Since my parents are coming into town tomorrow for my son's first b-day and will be here until March 5th I am going to write my comments early.
I liked the second half of the book better than the first. I thought that she did a pretty good job with suspense. Even though she gave a lot of stuff away pretty early you still wanted to keep reading to read it for sure.
I was annoyed with the tragedy of Ross. I was also annoyed that it took falling in love again to knock him out of his selfish attitude. It was more like he replaced his lost love - he didn't really get over anything he just took up his love for the new girl where he left off with the old one. He didn't learn to forgive himself or even really to live for himself. He did learn that there were more people on earth to live for and that he wanted to live for them. Which is a start but not a fix to his emotional baggage. And while I love a good happy ending I was annoyed that everybody found their true love at the end of the book. It was just a little too perfect and fateful.

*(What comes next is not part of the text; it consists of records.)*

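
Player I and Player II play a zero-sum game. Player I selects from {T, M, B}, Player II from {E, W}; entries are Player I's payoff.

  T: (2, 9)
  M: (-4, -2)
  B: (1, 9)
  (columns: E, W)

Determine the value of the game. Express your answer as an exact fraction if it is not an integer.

2

Row minima: T → 2, M → -4, B → 1; maximin = 2.
Column maxima: E → 2, W → 9; minimax = 2.
Since maximin = minimax = 2, there is a saddle point and the value is 2.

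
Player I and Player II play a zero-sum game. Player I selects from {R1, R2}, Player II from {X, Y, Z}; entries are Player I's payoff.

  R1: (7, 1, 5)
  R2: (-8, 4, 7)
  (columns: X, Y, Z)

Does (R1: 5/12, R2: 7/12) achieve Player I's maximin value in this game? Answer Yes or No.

No

Against X this mix gives (5/12)·7 + (7/12)·(-8) = -7/4.
Against Y this mix gives (5/12)·1 + (7/12)·4 = 11/4.
Against Z this mix gives (5/12)·5 + (7/12)·7 = 37/6.
Player II will play X, holding Player I to -7/4. Shifting weight toward the row that does better against X would raise this floor (the equalizing mix achieves 2 against both X and Y), so the proposed strategy is not optimal.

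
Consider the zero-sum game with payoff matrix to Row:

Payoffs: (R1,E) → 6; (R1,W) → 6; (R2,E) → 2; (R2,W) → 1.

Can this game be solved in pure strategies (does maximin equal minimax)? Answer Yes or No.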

I cringed everytime that Lia tried to commit suicide while she was pregnant. Her relationship with her husband was interesting because she seemed to truly love him even though he didn't know her or try to know her. The author did a good job of making her husband a well-balanced character- he wasn't all bad or all good. He was seriously misguided and blind but he cared for Lia in the only way he knew. He had good intentions but he was so misguided and prejudiced that he could only hurt the situation.
I thought the prejudice against the gypsies was an interesting and terrifying bit of history. The US that we live in today is so different. Prejudice does still exist of course but it is so different. It is amazing to me that people with that kind of mindset could have had so much power and been so mainstream.
Overall I thought it was an o.k. book. It didn't wow me but it wasn't too disappointing either.